MIAMI -- Customs agents on routine patrol found more than a ton of nearly pure cocaine with a street value of at least $1 billion in a shipment of freezers at a warehouse near Miami International Airport, officials said Saturday.
The cocaine bust late Friday night was the second largest in U.S. history. No arrests were made.
'It hasn't been weighed, but we're estimating the weight at about 2,500 pounds,' said Lou Bondi, deputy district director of the U.S. Customs Service. 'It's locked up over the weekend until everybody gets cracking Monday morning.'
Bondi said the cocaine, discovered by a sniffer dog named Prince during a routine check of the warehouse, was high in purity and would have been diluted several times before it was retailed on the street.
'It'll probably be worth somewhere between a billion and 2 billion dollars by the time it is cut 10 or 12 times,' he said.
'It was kind of a bold attempt to smuggle that much cocaine with basically no attempt to conceal it,' Bondi said at a news conference Saturday afternoon.
He said the drug was wrapped in individual packages weighing a kilogram each that customs officials dub 'footballs.' The cocaine was removed from the warehouse and taken to an undisclosed destination.
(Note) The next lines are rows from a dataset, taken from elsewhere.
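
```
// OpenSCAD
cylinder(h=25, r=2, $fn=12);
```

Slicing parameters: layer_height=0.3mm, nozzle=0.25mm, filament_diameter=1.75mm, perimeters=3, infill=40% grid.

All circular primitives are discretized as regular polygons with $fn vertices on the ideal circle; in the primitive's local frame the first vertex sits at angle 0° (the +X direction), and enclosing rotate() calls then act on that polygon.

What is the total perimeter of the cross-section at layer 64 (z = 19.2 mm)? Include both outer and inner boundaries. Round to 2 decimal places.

12.42 mm

At z = 19.2 mm: the r=2 cylinder gives a regular 12-gon of circumradius 2 (constant along its height) (perimeter = 2·12·2.000·sin(180°/12) = 12.42 mm). Overall, the cross-section is a single solid region. Total boundary length (outer) = 12.42 mm.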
The largest seizure of illegal cocaine in the United States was 3,906 pounds discovered by customs agents in Miami who seized an air cargo shipment from Colombia March 9, 1982. The next largest cocaine seizure before Friday's discovery was 1,197 pounds at New Iberia, La., two months later.
Prince, a short-haired pointer, sniffed the shipment of refrigerators during a routine search Friday, jumped up on a cardboard shipping crate and began scratching. Agents found the cocaine in a freezer inside and in six others like it.'
Vann Capps, branch chief of the Custom Service's contraband enforcement team, said the freezers arrived on an Inair DC-8 cargo jet from Panama earlier Friday. The plane was seized shortly after the cocaine was found.
Customs agents said warehouse employees and flight crew members were interviewed Saturday morning but no arrests were made.
Zulma Batista, general manager of Inair, went to the warehouse to discuss the seizure. She said Inair was owned by interests in Venezuela and Panama.
Ms. Batista said the freezers had not been listed on the plane's flight manifest so she did not know how they got on the flight.
Bondi said agents had made some small seizures from Inair in the past but nothing approaching Friday's magnitude.
Bondi said efforts to stem the flow of cocaine into the country have been stepped up in recent months. Agents say cocaine busts at Miami International Airport are averaging 15 to 25 a month, twice the average three years ago.